$\frac{\left(x+1\right)}{x-2}-\frac{\left(x+3\right)}{x-4} \geq 0 \Leftrightarrow \frac{(x+1)(x-4)-(x+3)(x-2)}{(x-2)(x-4)}=\frac{-2(2x-1)}{(x-2)(x-4)}=\frac{-2(x-2)(2x-1)(x-4)}{(x-2)^2(x-4)^2} \geq 0 \Rightarrow (x-2)(2x-1)(x-4) \leq 0.$
This gave me the solutions $x_1 \leq 2,\; x_2 \leq 4,\; x_3 \leq \frac{1}{2}.$ After having controlled those with the original inequality, I got the final solution $(2,4) \cup(-\infty, \frac{1}{2}].$
It might just be me, but should not the solutions I get be automatically true for the inequality I try to solve, except for false roots et cetera? Or am I just babbling about something at the moment because I do not really understand what it is that I am talking about? Or did I actually do something wrong while solving the inequality?
Please help me get this straight.
Your solution is right, but I think it's better from $$\frac{-2(2x-1)}{(x-2)(x-4)}\geq0$$ to write the answer $(-\infty,\frac{1}{2}]\cup(2,4)$ immediately by the intervals method.
The intervals method it's the following.
You need to draw the x-axis and to put there points: $\frac{1}{2}$ (a full point because $\frac{1}{2}$ is one of solutions),
$2$ and $4$ (empty points).
Easy to see that on $(4,+\infty)$ our expression is negative.
Now, we get the following signs of the intervals (from the left to the right): $+,-,+,-$ and we got the answer.
The rule for choosing of signs is the following.

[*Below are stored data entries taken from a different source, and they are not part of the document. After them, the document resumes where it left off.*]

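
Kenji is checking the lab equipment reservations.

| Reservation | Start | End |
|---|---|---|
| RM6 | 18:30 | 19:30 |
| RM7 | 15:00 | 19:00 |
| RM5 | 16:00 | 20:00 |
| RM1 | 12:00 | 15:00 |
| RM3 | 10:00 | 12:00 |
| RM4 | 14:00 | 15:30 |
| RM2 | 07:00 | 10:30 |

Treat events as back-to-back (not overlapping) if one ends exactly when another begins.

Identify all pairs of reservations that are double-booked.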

$n$ is called a degree of $a$ if we have an expression $(x-a)^n$.
Easy to understand that:
We see that in the expression $\frac{-2(2x-1)}{(x-2)(x-4)}$ degrees of the points $2$, $4$ and $\frac{1}{2}$ they are odds because $$\frac{-2(2x-1)}{(x-2)(x-4)}=\frac{-2(2x-1)^1}{(x-2)^1(x-4)^1},$$ which says that all signs are changed and we got the answer.
Another example.
Let, we need to solve $$\frac{(x-2)^2}{(x-1)(x-3)}\geq0.$$ The series of the signs is $+$, $-$, $-$, $+$ (draw it!) and we got the answer: $$(-\infty,1)\cup(3,+\infty)\cup\{2\}$$